The strong economic drivers behind well over $100 billion of planned U.S. petrochemical plants and liquefied-natural-gas export terminals likely will overpower any challenges posed by shortages of skilled craftspeople or specialized equipment.

That is the consensus of experts who are closely tracking what, all agree, is a coming boom in the construction of megaprojects tied to the nation's resurgent oil and gas industry.

The widespread availability of natural gas liquids (NGLs) and, in particular, natural gas and low, relatively stable NGL and gas prices are driving, for the foreseeable future, the biggest increase in planning for new petrochemical, fertilizer and other NGL- and gas-based plants, especially along the Gulf Coast, says Martha Moore, senior director of economics and policy analysis at the American Chemistry Council.

Moore says that, by ACC's latest count, some 136 petrochemical and fertilizer projects are planned, valued at a total of $91.2 billion. Construction likely will peak in 2016-17, she says (see graph).

The sharply increasing availability of low-cost NGLs and gas is giving U.S. chemical companies what Moore calls "a sustainable advantage" over competitors. That long-term edge, she says, suggests that a vast majority of the major projects being planned will advance to financial commitment and construction.

According to an ACC list released in January of chemical industry projects planned for the U.S., "Thanks to growth in shale-gas production, we are seeing a significant increase in capital investment by chemical and other manufacturing industries with the possibility of hundreds of billions [of dollars] in new domestic investments, which will drive new business and job growth."

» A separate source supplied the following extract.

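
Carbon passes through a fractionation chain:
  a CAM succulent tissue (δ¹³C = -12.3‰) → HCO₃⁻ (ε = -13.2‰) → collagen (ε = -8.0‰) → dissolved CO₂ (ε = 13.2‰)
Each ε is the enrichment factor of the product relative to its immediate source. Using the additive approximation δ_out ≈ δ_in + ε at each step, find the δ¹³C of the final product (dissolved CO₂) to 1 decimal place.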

The report also says, "Already … in the Appalachian region and the Gulf Coast … chemical companies and other manufacturers have announced huge new investments in major facilities."

Among the largest petrochemical projects being planned are new ethane crackers, which break down large molecules of ethane—an NGL—into ethylene, a key ingredient in intermediate products such as polyvinyl chloride, vinyl chloride, ethylene glycol, styrene and polystyrene.

Aither Chemicals is planning a cracker in West Virginia, Sasol is planning one in Louisiana, and Chevron Phillips Chemical, Dow Chemical, ExxonMobil, Formosa Plastics and an Occidental Chemical-Mexichem joint venture are each planning one in Texas.

Just last month, the Occidental-Mexichem JV awarded a $1-billion engineering and construction contract for the cracker to CB&I; construction is scheduled to begin in mid-2014, with a peak construction workforce of 1,700. In October, Chevron Phillips Chemical awarded an engineering-procurement-construction contract for its cracker to a joint venture of JGC (USA) Inc. and Fluor Enterprises.